Trevor Marmalade: It is unfathomable how this man can be employed as a comedian. When The Footy Show ends he will surely take up a job writing the awful gags found on the paper inside Christmas bon bons. Trevor is like your mates little brother who hangs around desperately seeking approval from the big boys with stupid antics. He was cute when he was a kid but now he has no friends. The audience laughs only out of pity for this pathetic shell of an entertainer.

Gary Lyon: Charisma-less host who is supposed to be the yin to Brayshaw’s yang providing insight on football specific matters as an ex-player. His ongoing act of appearing upset at repeated viewings of footage of a serious leg injury stopped being funny the third time they did it. It certainly wasn’t funny the twentieth time. Seems to be fairly impressed with himself, it’s hard to see why.

James Brayshaw: Probably the ray of light in the dark abyss that constitutes this 2 hour cringe-fest. Even so he struggles to head the show with an inability to tell old man Newman to shut his mouth when he rambles incoherently. Also seems to put on an overly boisterous and ‘down to earth’ tone of voice when talking about football matters. It’s likely that outside of the show he does not refer to hands/arms as ‘dukes’ or the football as a ‘prune’. His on air persona gives a feeling as though he is trying too hard to fit in with the football crowd and makes him seem ingenuous.

Craig Hutchison: Seriously, is this the most un-likeable man in the entire media? Before he even speaks the audience must be throwing rotten tomatoes, or at very least leaving their seats. His supposed breaking news stories have, generally speaking, already broken earlier that day/week. If indeed the story is ‘breaking news’ it is usually as remarkable as ‘x player has been named tonight but is unlikely to play’. Great work ‘Hutchy’, if you’re the hardest working man in football/sports journalism then you must have some seriously lazy colleagues.
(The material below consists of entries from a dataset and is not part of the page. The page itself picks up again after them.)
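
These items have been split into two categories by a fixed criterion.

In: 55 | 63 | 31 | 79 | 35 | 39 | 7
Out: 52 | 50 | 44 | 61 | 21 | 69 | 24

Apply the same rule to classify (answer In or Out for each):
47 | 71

In, In

The simplest hypothesis consistent with all the labels is: ≡ 3 (mod 4).
47 — 47 mod 4 = 3, hence In. 71 — 71 mod 4 = 3, hence In.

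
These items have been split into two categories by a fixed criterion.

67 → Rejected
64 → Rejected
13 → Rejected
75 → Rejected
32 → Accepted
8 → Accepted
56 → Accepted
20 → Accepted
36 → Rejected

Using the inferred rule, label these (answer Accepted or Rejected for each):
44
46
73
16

The pattern is that an item is 'Accepted' exactly when: ≡ 2 (mod 3).

Accepted, Rejected, Rejected, Rejected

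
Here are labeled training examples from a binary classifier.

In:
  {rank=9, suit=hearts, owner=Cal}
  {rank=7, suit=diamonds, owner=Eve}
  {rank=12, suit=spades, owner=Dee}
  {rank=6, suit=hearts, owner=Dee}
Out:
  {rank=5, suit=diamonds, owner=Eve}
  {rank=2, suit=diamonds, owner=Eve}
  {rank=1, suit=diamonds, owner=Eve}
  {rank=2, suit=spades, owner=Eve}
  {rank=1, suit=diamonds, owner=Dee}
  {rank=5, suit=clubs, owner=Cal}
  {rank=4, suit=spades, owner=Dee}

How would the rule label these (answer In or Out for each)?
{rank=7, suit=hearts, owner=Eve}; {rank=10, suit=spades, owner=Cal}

All 'In' examples share one property — rank ≥ 6 — and every 'Out' example lacks it.
In: {rank=7, suit=hearts, owner=Eve}, since rank = 7.
In: {rank=10, suit=spades, owner=Cal}, since rank = 10.

In, In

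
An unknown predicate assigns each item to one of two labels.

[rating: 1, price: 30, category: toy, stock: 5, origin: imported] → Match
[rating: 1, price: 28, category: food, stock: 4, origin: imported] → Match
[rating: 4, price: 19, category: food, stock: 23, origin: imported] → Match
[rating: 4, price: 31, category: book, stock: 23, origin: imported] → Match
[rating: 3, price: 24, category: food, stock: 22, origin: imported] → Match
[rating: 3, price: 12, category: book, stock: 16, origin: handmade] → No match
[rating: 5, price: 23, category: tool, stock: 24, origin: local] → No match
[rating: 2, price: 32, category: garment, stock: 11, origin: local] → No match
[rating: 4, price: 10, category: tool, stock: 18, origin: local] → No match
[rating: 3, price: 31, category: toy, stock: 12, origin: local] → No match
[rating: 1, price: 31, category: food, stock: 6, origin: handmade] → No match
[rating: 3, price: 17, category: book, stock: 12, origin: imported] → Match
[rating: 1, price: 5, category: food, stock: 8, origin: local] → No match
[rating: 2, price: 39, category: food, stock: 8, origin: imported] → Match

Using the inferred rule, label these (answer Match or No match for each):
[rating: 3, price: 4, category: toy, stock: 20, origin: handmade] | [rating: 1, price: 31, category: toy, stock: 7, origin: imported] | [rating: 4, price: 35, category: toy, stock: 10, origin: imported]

The common property of the 'Match' items is: origin is imported. No 'No match' item has it.

No match, Match, Match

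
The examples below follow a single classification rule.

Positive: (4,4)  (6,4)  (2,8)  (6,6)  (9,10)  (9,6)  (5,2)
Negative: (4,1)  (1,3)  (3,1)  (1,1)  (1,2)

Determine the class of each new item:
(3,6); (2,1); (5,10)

The common property of the 'Positive' items is: sum ≥ 7. No 'Negative' item has it.

Positive, Negative, Positive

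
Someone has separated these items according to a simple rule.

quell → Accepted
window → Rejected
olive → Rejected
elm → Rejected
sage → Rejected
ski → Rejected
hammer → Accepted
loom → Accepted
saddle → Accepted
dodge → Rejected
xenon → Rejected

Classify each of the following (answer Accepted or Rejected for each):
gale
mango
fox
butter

Rejected, Rejected, Rejected, Accepted

One predicate separates the groups cleanly: has a double letter.
gale → no doubled letter → Rejected.
mango → no doubled letter → Rejected.
fox → no doubled letter → Rejected.
butter → 'tt' doubled → Accepted.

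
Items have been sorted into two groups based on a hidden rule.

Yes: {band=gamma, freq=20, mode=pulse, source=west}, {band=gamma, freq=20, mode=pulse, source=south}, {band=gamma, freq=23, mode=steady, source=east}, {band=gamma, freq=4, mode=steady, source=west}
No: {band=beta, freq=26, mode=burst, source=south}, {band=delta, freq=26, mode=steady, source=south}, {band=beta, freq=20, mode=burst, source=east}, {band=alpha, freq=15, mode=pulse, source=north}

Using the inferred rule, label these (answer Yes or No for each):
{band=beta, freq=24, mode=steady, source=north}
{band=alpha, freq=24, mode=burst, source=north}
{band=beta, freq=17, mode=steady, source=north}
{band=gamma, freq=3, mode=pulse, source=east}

The common property of the 'Yes' items is: band is gamma. No 'No' item has it.
{band=beta, freq=24, mode=steady, source=north}: No (band is beta). {band=alpha, freq=24, mode=burst, source=north}: No (band is alpha). {band=beta, freq=17, mode=steady, source=north}: No (band is beta). {band=gamma, freq=3, mode=pulse, source=east}: Yes (band is gamma).

No, No, No, Yes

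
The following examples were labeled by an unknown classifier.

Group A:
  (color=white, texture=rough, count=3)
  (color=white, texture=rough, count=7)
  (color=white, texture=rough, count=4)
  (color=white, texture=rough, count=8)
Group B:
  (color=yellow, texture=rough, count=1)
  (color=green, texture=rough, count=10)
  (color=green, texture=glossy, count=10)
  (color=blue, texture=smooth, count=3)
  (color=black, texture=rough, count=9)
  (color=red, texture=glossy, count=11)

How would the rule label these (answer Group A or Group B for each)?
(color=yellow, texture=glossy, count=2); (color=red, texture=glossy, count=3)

Group B, Group B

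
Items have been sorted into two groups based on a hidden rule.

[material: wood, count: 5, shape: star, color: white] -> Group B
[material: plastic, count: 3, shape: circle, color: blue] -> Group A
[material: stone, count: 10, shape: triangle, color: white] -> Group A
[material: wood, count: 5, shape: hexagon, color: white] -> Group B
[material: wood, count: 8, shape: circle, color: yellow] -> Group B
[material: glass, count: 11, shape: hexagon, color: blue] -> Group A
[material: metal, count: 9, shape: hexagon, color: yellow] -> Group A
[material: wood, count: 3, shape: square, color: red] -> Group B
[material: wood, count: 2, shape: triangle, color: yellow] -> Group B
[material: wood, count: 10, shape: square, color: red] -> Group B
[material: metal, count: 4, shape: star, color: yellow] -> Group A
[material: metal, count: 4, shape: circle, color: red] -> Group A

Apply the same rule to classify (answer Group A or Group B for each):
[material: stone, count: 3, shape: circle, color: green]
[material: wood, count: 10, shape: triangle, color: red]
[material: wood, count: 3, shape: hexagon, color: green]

Every 'Group A' example satisfies: material is not wood. None of the 'Group B' examples do.
[material: stone, count: 3, shape: circle, color: green]: Group A (material is stone).
[material: wood, count: 10, shape: triangle, color: red]: Group B (material is wood).
[material: wood, count: 3, shape: hexagon, color: green]: Group B (material is wood).

Group A, Group B, Group B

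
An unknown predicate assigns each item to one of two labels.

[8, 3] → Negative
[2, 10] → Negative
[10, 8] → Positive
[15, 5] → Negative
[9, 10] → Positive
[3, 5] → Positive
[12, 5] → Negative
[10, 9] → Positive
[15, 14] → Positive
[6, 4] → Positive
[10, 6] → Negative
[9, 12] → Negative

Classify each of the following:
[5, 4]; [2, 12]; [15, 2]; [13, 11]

Positive, Negative, Negative, Positive

'Positive' ⟺ |first − second| ≤ 2.
[5, 4]: |5−4| = 1, has this property → Positive.
[2, 12]: |2−12| = 10, does not pass → Negative.
[15, 2]: |15−2| = 13, does not pass → Negative.
[13, 11]: |13−11| = 2, has this property → Positive.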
The Panel of 3 players: Honestly, why bother? Every player who comes on adds nothing in terms of knowledge of the game or general entertainment. Indeed the most entertaining current player panellists are the most banal, as the audience sits in admiration of several clearly autistic football savants. Special mentions to the Matthew’s Lloyd and Richardson, both resemble deer’s caught in the headlights as they stutter and fumble their way through their pre-prepared notes.